É inquestionável, porém, o fato de que o brasileiro sente bem mais dor do que seria necessário. Uma das bases para essa avaliação está nos reduzidos índices de utilização de morfina no país. Nos EUA, o consumo per capita desse poderoso e barato analgésico é 17 vezes maior do que no Brasil. No Reino Unido, 11 vezes. A diferença é significativa mesmo em relação a outros países em desenvolvimento. Os brasileiros consomem apenas a metade da morfina utilizada pelos sul-africanos.
Há várias frentes de atuação para avançar na redução da dor. É preciso, por exemplo, ampliar a oferta de analgésicos na rede pública bem como diminuir a burocracia para obtê-las. É também fundamental incentivar uma política nacional de cuidados paliativos, que ofereça medicamentos, treinamento e diretrizes para que hospitais lidem com a dor.

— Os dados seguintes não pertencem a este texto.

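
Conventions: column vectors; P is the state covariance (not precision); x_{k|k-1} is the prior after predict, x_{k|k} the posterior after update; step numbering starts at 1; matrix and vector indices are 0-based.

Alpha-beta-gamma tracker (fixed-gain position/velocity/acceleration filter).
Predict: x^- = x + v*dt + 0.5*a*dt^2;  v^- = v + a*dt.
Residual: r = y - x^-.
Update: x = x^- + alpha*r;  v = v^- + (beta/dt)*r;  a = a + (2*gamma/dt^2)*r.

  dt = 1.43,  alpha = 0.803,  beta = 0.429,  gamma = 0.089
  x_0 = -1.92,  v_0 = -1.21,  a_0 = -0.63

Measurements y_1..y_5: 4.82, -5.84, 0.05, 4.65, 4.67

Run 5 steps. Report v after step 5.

v_post = 1.8785

step 1: x_pred=-4.2944  r=9.1144  x^+=3.0245  v^+=0.6234  a^+=0.1634
step 2: x_pred=4.0830  r=-9.9230  x^+=-3.8852  v^+=-2.1198  a^+=-0.7004
step 3: x_pred=-7.6326  r=7.6826  x^+=-1.4635  v^+=-0.8166  a^+=-0.0316
step 4: x_pred=-2.6636  r=7.3136  x^+=3.2092  v^+=1.3322  a^+=0.6050
step 5: x_pred=5.7329  r=-1.0629  x^+=4.8794  v^+=1.8785  a^+=0.5125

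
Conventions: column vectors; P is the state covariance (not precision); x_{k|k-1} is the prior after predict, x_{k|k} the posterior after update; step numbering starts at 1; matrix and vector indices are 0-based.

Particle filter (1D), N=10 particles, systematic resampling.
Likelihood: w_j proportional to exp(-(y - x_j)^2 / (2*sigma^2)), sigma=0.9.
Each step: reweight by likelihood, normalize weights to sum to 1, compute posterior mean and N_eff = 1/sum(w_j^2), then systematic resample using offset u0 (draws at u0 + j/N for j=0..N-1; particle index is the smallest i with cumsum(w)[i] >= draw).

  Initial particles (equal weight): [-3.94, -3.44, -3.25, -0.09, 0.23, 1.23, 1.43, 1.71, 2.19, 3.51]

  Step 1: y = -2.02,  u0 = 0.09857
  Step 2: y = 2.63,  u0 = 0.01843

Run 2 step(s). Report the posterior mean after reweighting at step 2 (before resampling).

post_mean = 1.1856

step 1: w=[0.1104, 0.3096, 0.4224, 0.1078, 0.0472, 0.0016, 0.0007, 0.0002, 0.0000, 0.0000]  mean=-2.8685  Neff=3.3295  idx=[0, 1, 1, 1, 2, 2, 2, 2, 3, 5]
step 2: w=[0.0000, 0.0000, 0.0000, 0.0000, 0.0000, 0.0000, 0.0000, 0.0000, 0.0337, 0.9663]  mean=1.1856  Neff=1.0696  idx=[8, 9, 9, 9, 9, 9, 9, 9, 9, 9]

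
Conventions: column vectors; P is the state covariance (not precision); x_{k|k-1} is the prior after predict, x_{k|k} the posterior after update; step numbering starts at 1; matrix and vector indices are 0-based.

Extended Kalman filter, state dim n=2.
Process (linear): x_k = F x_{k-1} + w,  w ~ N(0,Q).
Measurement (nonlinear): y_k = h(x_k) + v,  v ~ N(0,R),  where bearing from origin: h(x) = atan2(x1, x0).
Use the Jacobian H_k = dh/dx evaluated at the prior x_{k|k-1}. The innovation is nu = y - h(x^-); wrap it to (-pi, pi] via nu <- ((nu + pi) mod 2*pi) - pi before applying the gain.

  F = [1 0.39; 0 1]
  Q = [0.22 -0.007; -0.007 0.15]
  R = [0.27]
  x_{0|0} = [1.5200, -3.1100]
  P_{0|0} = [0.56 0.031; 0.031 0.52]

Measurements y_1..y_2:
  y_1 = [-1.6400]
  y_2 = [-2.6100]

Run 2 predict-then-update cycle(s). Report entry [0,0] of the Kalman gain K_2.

K[0,0] = 0.7946

step 1: x^-=[0.3071, -3.1100]  P^-=[0.8833 0.2268; 0.2268 0.6700]  H_jac=[0.3184 0.0314]  S=[0.3648]  K=[0.7906; 0.2557]  nu=[-0.1676]  x^+=[0.1746, -3.1529]  P^+=[0.6553 0.1530; 0.1530 0.6461]
step 2: x^-=[-1.0551, -3.1529]  P^-=[1.0929 0.3980; 0.3980 0.7961]  H_jac=[0.2852 -0.0954]  S=[0.3445]  K=[0.7946; 0.1090]  nu=[-0.7163]  x^+=[-1.6242, -3.2309]  P^+=[0.8754 0.3682; 0.3682 0.7920]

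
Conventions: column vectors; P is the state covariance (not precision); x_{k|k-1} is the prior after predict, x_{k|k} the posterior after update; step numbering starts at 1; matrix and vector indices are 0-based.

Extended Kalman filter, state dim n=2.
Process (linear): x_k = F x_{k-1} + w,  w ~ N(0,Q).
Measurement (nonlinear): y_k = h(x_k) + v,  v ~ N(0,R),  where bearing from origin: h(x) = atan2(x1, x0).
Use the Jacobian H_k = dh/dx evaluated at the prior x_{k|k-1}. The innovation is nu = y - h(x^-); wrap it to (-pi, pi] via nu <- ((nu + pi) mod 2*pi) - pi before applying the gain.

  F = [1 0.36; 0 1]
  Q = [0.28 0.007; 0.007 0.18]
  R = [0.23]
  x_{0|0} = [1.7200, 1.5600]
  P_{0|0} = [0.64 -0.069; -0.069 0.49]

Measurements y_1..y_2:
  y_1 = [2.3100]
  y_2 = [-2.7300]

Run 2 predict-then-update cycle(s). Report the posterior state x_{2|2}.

step 1: x^-=[2.2816, 1.5600]  P^-=[0.9338 0.1144; 0.1144 0.6700]  H_jac=[-0.2042 0.2987]  S=[0.3148]  K=[-0.4973; 0.5615]  nu=[1.7103]  x^+=[1.4311, 2.5204]  P^+=[0.8560 0.2023; 0.2023 0.5708]
step 2: x^-=[2.3384, 2.5204]  P^-=[1.3556 0.4148; 0.4148 0.7508]  H_jac=[-0.2132 0.1978]  S=[0.2860]  K=[-0.7237; 0.2101]  nu=[2.7304]  x^+=[0.3625, 3.0939]  P^+=[1.2058 0.4582; 0.4582 0.7381]

x_post = [0.3625, 3.0939]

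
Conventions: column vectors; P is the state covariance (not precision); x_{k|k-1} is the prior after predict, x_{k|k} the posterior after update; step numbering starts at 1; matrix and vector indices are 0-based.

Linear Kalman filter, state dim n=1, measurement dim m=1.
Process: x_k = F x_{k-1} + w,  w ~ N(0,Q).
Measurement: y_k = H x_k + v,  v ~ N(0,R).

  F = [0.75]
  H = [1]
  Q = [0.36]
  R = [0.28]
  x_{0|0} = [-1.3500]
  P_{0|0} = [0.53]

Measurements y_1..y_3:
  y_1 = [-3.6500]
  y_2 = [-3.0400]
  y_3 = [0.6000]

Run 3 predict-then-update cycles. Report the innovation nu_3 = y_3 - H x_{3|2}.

innov = [2.6301]

step 1: x^-=[-1.0125]  P^-=[0.6581]  S=[0.9381]  K=[0.7015]  nu=[-2.6375]  x^+=[-2.8628]  P^+=[0.1964]
step 2: x^-=[-2.1471]  P^-=[0.4705]  S=[0.7505]  K=[0.6269]  nu=[-0.8929]  x^+=[-2.7069]  P^+=[0.1755]
step 3: x^-=[-2.0301]  P^-=[0.4587]  S=[0.7387]  K=[0.6210]  nu=[2.6301]  x^+=[-0.3969]  P^+=[0.1739]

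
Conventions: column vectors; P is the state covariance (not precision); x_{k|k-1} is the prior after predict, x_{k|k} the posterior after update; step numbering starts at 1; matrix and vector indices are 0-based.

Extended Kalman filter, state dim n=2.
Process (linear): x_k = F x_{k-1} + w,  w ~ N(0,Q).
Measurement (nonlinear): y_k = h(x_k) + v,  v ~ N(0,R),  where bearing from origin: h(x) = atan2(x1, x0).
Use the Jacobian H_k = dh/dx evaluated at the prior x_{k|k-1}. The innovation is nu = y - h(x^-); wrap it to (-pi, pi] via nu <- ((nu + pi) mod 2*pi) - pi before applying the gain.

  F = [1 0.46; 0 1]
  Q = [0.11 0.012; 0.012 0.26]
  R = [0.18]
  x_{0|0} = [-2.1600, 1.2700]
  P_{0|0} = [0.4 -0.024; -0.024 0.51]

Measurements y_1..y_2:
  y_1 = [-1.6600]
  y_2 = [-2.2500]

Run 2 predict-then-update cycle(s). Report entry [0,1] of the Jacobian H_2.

H_jac[0,1] = -0.2880

step 1: x^-=[-1.5758, 1.2700]  P^-=[0.5958 0.2226; 0.2226 0.7700]  H_jac=[-0.3101 -0.3847]  S=[0.4043]  K=[-0.6687; -0.9033]  nu=[2.1599]  x^+=[-3.0201, -0.6811]  P^+=[0.4150 -0.0216; -0.0216 0.4401]
step 2: x^-=[-3.3334, -0.6811]  P^-=[0.5983 0.1928; 0.1928 0.7001]  H_jac=[0.0588 -0.2880]  S=[0.2336]  K=[-0.0870; -0.8145]  nu=[0.6900]  x^+=[-3.3934, -1.2431]  P^+=[0.5965 0.1762; 0.1762 0.5451]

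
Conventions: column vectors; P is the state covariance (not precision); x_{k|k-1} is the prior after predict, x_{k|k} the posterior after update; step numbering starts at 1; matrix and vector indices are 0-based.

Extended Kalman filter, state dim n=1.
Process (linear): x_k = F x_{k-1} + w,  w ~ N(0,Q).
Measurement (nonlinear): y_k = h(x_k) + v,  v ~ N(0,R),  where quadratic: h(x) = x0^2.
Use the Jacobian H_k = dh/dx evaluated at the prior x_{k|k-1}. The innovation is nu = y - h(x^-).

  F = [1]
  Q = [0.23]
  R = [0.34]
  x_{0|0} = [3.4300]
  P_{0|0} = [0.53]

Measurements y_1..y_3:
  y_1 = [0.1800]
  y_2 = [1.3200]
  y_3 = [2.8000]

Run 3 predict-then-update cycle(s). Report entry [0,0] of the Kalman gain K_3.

step 1: x^-=[3.4300]  P^-=[0.7600]  H_jac=[6.8600]  S=[36.1053]  K=[0.1444]  nu=[-11.5849]  x^+=[1.7571]  P^+=[0.0072]
step 2: x^-=[1.7571]  P^-=[0.2372]  H_jac=[3.5143]  S=[3.2689]  K=[0.2550]  nu=[-1.7675]  x^+=[1.3065]  P^+=[0.0247]
step 3: x^-=[1.3065]  P^-=[0.2547]  H_jac=[2.6130]  S=[2.0788]  K=[0.3201]  nu=[1.0931]  x^+=[1.6564]  P^+=[0.0417]

K[0,0] = 0.3201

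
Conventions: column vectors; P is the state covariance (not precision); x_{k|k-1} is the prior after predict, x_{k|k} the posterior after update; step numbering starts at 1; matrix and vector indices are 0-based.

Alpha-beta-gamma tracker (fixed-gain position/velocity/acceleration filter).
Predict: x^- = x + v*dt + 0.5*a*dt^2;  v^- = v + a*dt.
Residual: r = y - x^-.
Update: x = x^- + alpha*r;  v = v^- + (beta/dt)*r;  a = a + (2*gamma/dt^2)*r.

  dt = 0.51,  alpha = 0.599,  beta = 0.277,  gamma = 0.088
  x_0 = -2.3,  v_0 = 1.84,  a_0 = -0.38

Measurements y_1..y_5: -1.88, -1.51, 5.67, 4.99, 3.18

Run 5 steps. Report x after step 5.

x_post = 5.2761

step 1: x_pred=-1.4110  r=-0.4690  x^+=-1.6919  v^+=1.3915  a^+=-0.6973
step 2: x_pred=-1.0730  r=-0.4370  x^+=-1.3348  v^+=0.7985  a^+=-0.9931
step 3: x_pred=-1.0567  r=6.7267  x^+=2.9726  v^+=3.9455  a^+=3.5586
step 4: x_pred=5.4476  r=-0.4576  x^+=5.1735  v^+=5.5119  a^+=3.2490
step 5: x_pred=8.4071  r=-5.2271  x^+=5.2761  v^+=4.3298  a^+=-0.2880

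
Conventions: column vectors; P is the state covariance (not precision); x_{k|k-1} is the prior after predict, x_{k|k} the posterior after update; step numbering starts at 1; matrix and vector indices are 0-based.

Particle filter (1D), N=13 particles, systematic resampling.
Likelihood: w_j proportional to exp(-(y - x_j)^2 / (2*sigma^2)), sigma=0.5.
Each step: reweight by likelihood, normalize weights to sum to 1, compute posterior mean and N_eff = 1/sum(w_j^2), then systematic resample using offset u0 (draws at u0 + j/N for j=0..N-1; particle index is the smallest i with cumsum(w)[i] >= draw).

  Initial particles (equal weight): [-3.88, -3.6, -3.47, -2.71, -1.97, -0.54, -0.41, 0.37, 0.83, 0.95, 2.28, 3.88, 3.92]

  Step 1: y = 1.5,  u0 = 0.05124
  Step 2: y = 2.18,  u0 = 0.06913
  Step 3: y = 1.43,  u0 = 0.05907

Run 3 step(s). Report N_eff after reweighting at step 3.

N_eff = 11.2413

step 1: w=[0.0000, 0.0000, 0.0000, 0.0000, 0.0000, 0.0002, 0.0005, 0.0586, 0.3067, 0.4111, 0.2230, 0.0000, 0.0000]  mean=1.1748  Neff=3.1627  idx=[7, 8, 8, 8, 8, 9, 9, 9, 9, 9, 10, 10, 10]
step 2: w=[0.0004, 0.0079, 0.0079, 0.0079, 0.0079, 0.0148, 0.0148, 0.0148, 0.0148, 0.0148, 0.2980, 0.2980, 0.2980]  mean=2.1350  Neff=3.7344  idx=[7, 10, 10, 10, 10, 11, 11, 11, 11, 12, 12, 12, 12]
step 3: w=[0.1823, 0.0681, 0.0681, 0.0681, 0.0681, 0.0681, 0.0681, 0.0681, 0.0681, 0.0681, 0.0681, 0.0681, 0.0681]  mean=2.0375  Neff=11.2413  idx=[0, 0, 1, 2, 3, 4, 5, 7, 8, 9, 10, 11, 12]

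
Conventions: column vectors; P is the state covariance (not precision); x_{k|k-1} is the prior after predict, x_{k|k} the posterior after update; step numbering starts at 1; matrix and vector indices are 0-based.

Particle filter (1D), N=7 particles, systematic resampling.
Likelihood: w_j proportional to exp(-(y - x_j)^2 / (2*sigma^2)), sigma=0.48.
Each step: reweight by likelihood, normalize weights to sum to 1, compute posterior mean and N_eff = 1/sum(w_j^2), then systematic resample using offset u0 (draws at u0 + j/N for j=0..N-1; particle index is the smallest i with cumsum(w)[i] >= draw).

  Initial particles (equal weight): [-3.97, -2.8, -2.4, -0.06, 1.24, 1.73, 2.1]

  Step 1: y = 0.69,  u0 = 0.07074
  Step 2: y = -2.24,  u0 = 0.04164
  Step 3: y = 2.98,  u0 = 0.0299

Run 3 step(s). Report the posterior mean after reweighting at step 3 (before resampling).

post_mean = -0.0600

step 1: w=[0.0000, 0.0000, 0.0000, 0.3197, 0.5621, 0.1036, 0.0145]  mean=0.8876  Neff=2.3301  idx=[3, 3, 4, 4, 4, 4, 5]
step 2: w=[0.5000, 0.5000, 0.0000, 0.0000, 0.0000, 0.0000, 0.0000]  mean=-0.0600  Neff=2.0000  idx=[0, 0, 0, 0, 1, 1, 1]
step 3: w=[0.1429, 0.1429, 0.1429, 0.1429, 0.1429, 0.1429, 0.1429]  mean=-0.0600  Neff=7.0000  idx=[0, 1, 2, 3, 4, 5, 6]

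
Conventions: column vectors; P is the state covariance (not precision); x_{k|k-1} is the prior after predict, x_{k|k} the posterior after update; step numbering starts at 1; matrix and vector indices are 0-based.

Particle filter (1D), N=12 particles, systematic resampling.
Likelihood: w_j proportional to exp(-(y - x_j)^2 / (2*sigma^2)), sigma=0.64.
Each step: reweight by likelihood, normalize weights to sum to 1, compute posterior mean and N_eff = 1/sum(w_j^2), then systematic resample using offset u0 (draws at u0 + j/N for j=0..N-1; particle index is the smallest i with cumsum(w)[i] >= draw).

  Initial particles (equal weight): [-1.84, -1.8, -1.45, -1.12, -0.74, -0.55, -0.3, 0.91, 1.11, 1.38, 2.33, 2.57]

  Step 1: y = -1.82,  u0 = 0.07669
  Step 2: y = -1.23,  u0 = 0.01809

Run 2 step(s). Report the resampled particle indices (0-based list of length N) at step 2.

step 1: w=[0.2606, 0.2606, 0.2206, 0.1434, 0.0628, 0.0364, 0.0155, 0.0000, 0.0000, 0.0000, 0.0000, 0.0000]  mean=-1.5002  Neff=4.7487  idx=[0, 0, 0, 1, 1, 1, 2, 2, 3, 3, 4, 6]
step 2: w=[0.0716, 0.0716, 0.0716, 0.0758, 0.0758, 0.0758, 0.1062, 0.1062, 0.1111, 0.1111, 0.0841, 0.0392]  mean=-1.4352  Neff=11.3055  idx=[0, 1, 2, 3, 4, 5, 6, 7, 8, 9, 9, 10]

resampled_idx = [0, 1, 2, 3, 4, 5, 6, 7, 8, 9, 9, 10]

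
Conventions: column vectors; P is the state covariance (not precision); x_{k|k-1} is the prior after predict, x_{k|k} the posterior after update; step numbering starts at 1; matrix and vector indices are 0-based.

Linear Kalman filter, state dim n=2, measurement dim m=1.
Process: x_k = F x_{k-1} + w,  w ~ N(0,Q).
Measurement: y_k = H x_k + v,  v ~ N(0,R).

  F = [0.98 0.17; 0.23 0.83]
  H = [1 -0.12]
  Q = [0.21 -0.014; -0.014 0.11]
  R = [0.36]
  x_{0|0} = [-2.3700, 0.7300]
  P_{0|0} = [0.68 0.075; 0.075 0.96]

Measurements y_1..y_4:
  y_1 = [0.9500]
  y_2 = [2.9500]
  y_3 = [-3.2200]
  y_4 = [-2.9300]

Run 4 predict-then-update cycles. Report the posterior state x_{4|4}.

step 1: x^-=[-2.1985, 0.0608]  P^-=[0.9158 0.3387; 0.3387 0.8360]  S=[1.2066]  K=[0.7253; 0.1975]  nu=[3.1558]  x^+=[0.0905, 0.6842]  P^+=[0.2810 0.1658; 0.1658 0.7889]
step 2: x^-=[0.2050, 0.5887]  P^-=[0.5579 0.3020; 0.3020 0.7316]  S=[0.8560]  K=[0.6095; 0.2502]  nu=[2.8156]  x^+=[1.9210, 1.2932]  P^+=[0.2400 0.1714; 0.1714 0.6780]
step 3: x^-=[2.1025, 1.5152]  P^-=[0.5172 0.2819; 0.2819 0.6552]  S=[0.8190]  K=[0.5902; 0.2482]  nu=[-5.1406]  x^+=[-0.9316, 0.2392]  P^+=[0.2319 0.1619; 0.1619 0.6048]
step 4: x^-=[-0.8723, -0.0157]  P^-=[0.5042 0.2617; 0.2617 0.6007]  S=[0.8100]  K=[0.5836; 0.2340]  nu=[-2.0596]  x^+=[-2.0744, -0.4977]  P^+=[0.2282 0.1510; 0.1510 0.5564]

x_post = [-2.0744, -0.4977]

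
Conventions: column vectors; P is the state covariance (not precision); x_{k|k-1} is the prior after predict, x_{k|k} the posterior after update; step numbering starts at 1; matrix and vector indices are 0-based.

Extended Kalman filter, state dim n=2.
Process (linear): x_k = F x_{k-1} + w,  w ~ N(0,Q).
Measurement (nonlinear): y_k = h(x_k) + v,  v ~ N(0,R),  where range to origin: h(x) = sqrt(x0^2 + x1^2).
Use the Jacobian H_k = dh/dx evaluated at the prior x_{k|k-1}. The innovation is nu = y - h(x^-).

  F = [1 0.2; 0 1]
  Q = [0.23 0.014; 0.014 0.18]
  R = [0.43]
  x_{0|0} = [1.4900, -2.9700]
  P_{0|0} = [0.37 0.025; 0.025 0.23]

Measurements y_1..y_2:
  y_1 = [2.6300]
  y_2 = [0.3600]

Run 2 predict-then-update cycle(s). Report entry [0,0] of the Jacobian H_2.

H_jac[0,0] = 0.1040

step 1: x^-=[0.8960, -2.9700]  P^-=[0.6192 0.0850; 0.0850 0.4100]  H_jac=[0.2888 -0.9574]  S=[0.8104]  K=[0.1203; -0.4540]  nu=[-0.4722]  x^+=[0.8392, -2.7556]  P^+=[0.6075 0.1293; 0.1293 0.2429]
step 2: x^-=[0.2881, -2.7556]  P^-=[0.8989 0.1918; 0.1918 0.4229]  H_jac=[0.1040 -0.9946]  S=[0.8184]  K=[-0.1189; -0.4896]  nu=[-2.4106]  x^+=[0.5748, -1.5754]  P^+=[0.8873 0.1442; 0.1442 0.2267]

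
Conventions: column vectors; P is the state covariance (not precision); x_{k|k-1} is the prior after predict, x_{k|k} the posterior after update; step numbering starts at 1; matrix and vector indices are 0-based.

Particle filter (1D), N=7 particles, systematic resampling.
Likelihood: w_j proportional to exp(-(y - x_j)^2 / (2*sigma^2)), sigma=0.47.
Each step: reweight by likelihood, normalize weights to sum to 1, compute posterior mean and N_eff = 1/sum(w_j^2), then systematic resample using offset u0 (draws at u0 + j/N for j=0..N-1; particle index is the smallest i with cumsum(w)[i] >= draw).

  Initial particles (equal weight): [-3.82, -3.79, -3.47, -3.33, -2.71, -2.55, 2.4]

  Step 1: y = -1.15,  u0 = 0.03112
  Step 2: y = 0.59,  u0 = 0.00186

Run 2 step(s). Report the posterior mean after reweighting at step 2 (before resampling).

step 1: w=[0.0000, 0.0000, 0.0003, 0.0013, 0.2546, 0.7437, 0.0000]  mean=-2.5921  Neff=1.6183  idx=[4, 4, 5, 5, 5, 5, 5]
step 2: w=[0.0187, 0.0187, 0.1925, 0.1925, 0.1925, 0.1925, 0.1925]  mean=-2.5560  Neff=5.3756  idx=[0, 2, 3, 4, 4, 5, 6]

post_mean = -2.5560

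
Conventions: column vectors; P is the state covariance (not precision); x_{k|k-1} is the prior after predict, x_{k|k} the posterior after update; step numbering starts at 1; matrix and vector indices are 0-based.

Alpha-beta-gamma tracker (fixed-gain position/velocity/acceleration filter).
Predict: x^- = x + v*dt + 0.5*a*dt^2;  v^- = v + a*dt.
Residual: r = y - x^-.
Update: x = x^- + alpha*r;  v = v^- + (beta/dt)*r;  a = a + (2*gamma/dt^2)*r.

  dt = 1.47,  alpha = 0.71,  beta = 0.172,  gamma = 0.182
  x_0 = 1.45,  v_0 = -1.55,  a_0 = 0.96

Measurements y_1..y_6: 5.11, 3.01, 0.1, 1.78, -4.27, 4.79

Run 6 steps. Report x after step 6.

step 1: x_pred=0.2087  r=4.9013  x^+=3.6886  v^+=0.4347  a^+=1.7856
step 2: x_pred=6.2569  r=-3.2469  x^+=3.9516  v^+=2.6796  a^+=1.2387
step 3: x_pred=9.2290  r=-9.1290  x^+=2.7474  v^+=3.4323  a^+=-0.2991
step 4: x_pred=7.4698  r=-5.6898  x^+=3.4300  v^+=2.3269  a^+=-1.2575
step 5: x_pred=5.4920  r=-9.7620  x^+=-1.4390  v^+=-0.6638  a^+=-2.9019
step 6: x_pred=-5.5502  r=10.3402  x^+=1.7913  v^+=-3.7197  a^+=-1.1601

x_post = 1.7913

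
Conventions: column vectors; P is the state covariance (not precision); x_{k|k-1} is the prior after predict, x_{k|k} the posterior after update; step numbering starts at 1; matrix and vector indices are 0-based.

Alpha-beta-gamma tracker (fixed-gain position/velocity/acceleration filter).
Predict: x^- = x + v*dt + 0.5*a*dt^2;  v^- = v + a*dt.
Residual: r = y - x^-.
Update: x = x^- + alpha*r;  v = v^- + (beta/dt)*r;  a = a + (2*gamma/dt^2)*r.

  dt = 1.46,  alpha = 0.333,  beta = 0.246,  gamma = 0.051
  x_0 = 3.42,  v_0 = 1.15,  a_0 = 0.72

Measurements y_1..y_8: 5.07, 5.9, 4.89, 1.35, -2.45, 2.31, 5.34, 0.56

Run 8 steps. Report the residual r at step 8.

resid = 6.6375

step 1: x_pred=5.8664  r=-0.7964  x^+=5.6012  v^+=2.0670  a^+=0.6819
step 2: x_pred=9.3458  r=-3.4458  x^+=8.1983  v^+=2.4820  a^+=0.5170
step 3: x_pred=12.3731  r=-7.4831  x^+=9.8812  v^+=1.9760  a^+=0.1589
step 4: x_pred=12.9355  r=-11.5855  x^+=9.0775  v^+=0.2559  a^+=-0.3955
step 5: x_pred=9.0297  r=-11.4797  x^+=5.2070  v^+=-2.2557  a^+=-0.9448
step 6: x_pred=0.9067  r=1.4033  x^+=1.3740  v^+=-3.3986  a^+=-0.8776
step 7: x_pred=-4.5233  r=9.8633  x^+=-1.2388  v^+=-3.0180  a^+=-0.4057
step 8: x_pred=-6.0775  r=6.6375  x^+=-3.8672  v^+=-2.4919  a^+=-0.0880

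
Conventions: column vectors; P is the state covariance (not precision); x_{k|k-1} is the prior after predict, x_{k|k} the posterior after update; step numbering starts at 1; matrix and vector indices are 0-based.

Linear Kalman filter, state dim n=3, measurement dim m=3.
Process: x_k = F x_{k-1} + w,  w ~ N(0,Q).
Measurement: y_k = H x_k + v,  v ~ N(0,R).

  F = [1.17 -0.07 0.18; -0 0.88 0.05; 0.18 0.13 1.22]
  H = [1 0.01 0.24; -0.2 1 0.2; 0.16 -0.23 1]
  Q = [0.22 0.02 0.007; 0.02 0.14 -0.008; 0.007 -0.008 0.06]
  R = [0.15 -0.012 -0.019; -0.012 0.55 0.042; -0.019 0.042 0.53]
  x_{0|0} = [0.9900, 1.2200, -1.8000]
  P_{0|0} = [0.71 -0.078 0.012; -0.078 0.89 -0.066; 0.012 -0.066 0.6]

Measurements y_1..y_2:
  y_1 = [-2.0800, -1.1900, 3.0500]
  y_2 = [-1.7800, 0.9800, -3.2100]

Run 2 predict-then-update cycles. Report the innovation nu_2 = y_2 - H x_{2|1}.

step 1: x^-=[0.7489, 0.9836, -1.8592]  P^-=[1.2352 -0.1193 0.2909; -0.1193 0.8249 0.0469; 0.2909 0.0469 0.9718]  S=[1.5787 -0.2676 0.7372; -0.2676 1.5064 -0.0216; 0.7372 -0.0216 1.6573]  K=[0.8475 -0.0549 -0.0664; 0.0985 0.5853 -0.1339; 0.0912 0.1459 0.5693]  nu=[-2.3925, -1.6520, 5.0156]  x^+=[-1.5210, -0.8906, 0.5367]  P^+=[0.1475 0.0017 -0.0768; 0.0017 0.3108 0.0230; -0.0768 0.0230 0.3237]
step 2: x^-=[-1.6206, -0.7569, 0.2652]  P^-=[0.4007 0.0046 -0.0070; 0.0046 0.3835 0.0717; -0.0070 0.0717 0.5254]  S=[0.5781 -0.0422 0.1588; -0.0422 0.9980 0.1165; 0.1588 0.1165 1.0504]  K=[0.7004 -0.0419 -0.0478; 0.0949 0.4105 -0.0749; 0.0917 0.1292 0.4552]  nu=[-0.2154, 1.3597, -3.3900]  x^+=[-1.6663, 0.0349, -1.1221]  P^+=[0.1206 0.0025 -0.0592; 0.0025 0.2170 0.0252; -0.0592 0.0252 0.2602]

innov = [-0.2154, 1.3597, -3.3900]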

Outro aspecto que merece atenção é a formação dos médicos. Nem sempre o profissional de saúde dá o devido valor às queixas de pacientes e poucas vezes consegue acompanhar os rápidos avanços no campo da analgesia. Pior, essa é uma área na qual antigos preconceitos sobrevivem. É ainda freqüente, por exemplo, o argumento de que, devido aos riscos da dependência, não se devem prescrever opióides, como morfina, mesmo a pacientes terminais.
A medicina ainda é impotente diante de muitas doenças, mas isso não significa que ela não seja capaz de diminuir a dor, conferir mais qualidade de vida aos que sofrem e dignidade na hora da morte. É de esperar que o Brasil evolua nesse sentido.